Parse.Cloud.job("getUserStatistics", function(request, status) {
    // Set up to modify user data
    Parse.Cloud.useMasterKey();
    // Query for all users
    var query = new Parse.Query(Parse.User);
    var counter = 0;
    query.each(function(user) {
        counter = counter+1;
    }).then(function() {
        // Set the job's success status
        status.success("Counted all User Accounts.");
    }, function(error) {
        // Set the job's error status
        status.error("Failed to Count User Accounts.");
    });
    console.log('Found '+counter+' users.');
});

When I run the code, I get:

I2015-07-09T17:29:10.880Z]Found 0 users.
I2015-07-09T17:29:12.863Z]v99: Ran job getUserStatistics with:
  Input: "{}"
  Result: Counted all User Accounts.

Even more baffling to me, if I add:

query.limit(10);

...the query itself actually fails! (I would expect it to count 10 users.)

That said, if there is a simpler way to trigger an update on all the users in a Parse application, I'd love to hear it!

Upvotes: 2

Views: 208

Answers (1)

Itai Spector
Itai Spector

Reputation: 652

  1. The reference actually says that:

The query may not have any sort order, and may not use limit or skip.

https://parse.com/docs/js/api/symbols/Parse.Query.html#each

So forget about "query.limit(10)", that's not relevant here.

  1. Anyways, by their example for a background job, it seems you might have forgotten to put return in your "each" function.
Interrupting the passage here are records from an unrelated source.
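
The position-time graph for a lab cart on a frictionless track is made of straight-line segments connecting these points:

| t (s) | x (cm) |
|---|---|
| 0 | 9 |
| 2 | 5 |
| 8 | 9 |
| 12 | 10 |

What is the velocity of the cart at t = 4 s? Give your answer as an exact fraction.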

Plus, you called console.log('Found '+counter+' users.'); out side of your asynchronous task, that makes sense why you get 0 results. maybe you try:

    query.each(function(user) {
        counter = counter+1;
        // you'll want to save your changes for each user,
        // therefore, you will need this
        return user.save();
    }).then(function() {
        // Set the job's success status
        status.success("Counted all User Accounts.");
        // console.log inside the asynchronous scope
        console.log('Found '+counter+' users.');
    }, function(error) {
        // Set the job's error status
        status.error("Failed to Count User Accounts.");
    });
    

You can check again Parse's example of writing this cloud job.